As to why this should happen, I don’t know. We are (or I am) willing to suspend disbelief in a work of fiction, no matter how confessional it appears. I think of Lorrie Moore’s ruthless “People Like That Are the Only People Here,” in which a mother (who also happens to be a writer) deals with her baby’s cancer diagnosis and her own mercenary instinct to record it: “These are the notes. Now where is the money?” the story ends.

Moore, however, was writing from experience, and that blurring of the line (is it fiction? is it memoir?) is part of what gives her story its fire. In “The Year of What Now,” Russell is demanding something different: That we knowingly follow him into a tragedy of his own invention, an intention made more difficult by the expectations that we bring to these poetic forms.

And yet, as the collection progresses, it provokes an odd sort of transference, especially when, as happens more than once here, the invention pauses to acknowledge itself.
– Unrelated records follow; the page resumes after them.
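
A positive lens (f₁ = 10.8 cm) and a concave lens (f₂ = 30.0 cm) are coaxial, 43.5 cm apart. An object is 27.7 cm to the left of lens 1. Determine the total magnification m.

Lens 1: 1/d_i1 = 1/(10.8) − 1/(27.7) = 0.05649, so d_i1 = 17.70 cm; m₁ = −d_i1/d_o1 = -0.6390.
d_o2 = 43.5 − (17.70) = 25.80 cm.
f₂ = −30.0 cm (diverging).
Lens 2: 1/d_i2 = 1/(-30.0) − 1/(25.80) = -0.07209, so d_i2 = -13.87 cm; m₂ = −d_i2/d_o2 = +0.5376.
m = m₁·m₂ = (-0.6390)(+0.5376) = -0.344.

m = -0.344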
“a woman who looks like she just / came on from the rain strains to hold up / her copy of war and peace which I could have / invented but didn’t   I don’t have the energy,” Russell writes in “Hell is Everyone,” while the understated “Everything Every Time” traces, in four brief stanzas, a series of alternate lives, ending, “in a different version of this  I sit up / abruptly in bed   I’m breathing deeply   you / put your hand on my back and say / go back to sleep   you’re fine   everything is fine.”

There are a couple of ways to read these lines: as the character imagining himself into a different life, or as the author peeking through the surface of his work. Regardless, they tell us something about what Russell is up to, about the challenges embodied by these poems.

Do we read, he is asking, to be reassured, or to be drawn into an unknown territory, where we are what we imagine? “The Year of What Now” leaves it up to us.

“believe me I try,” Russell writes, “but I can’t understand it / to know that someone does will have to be enough.”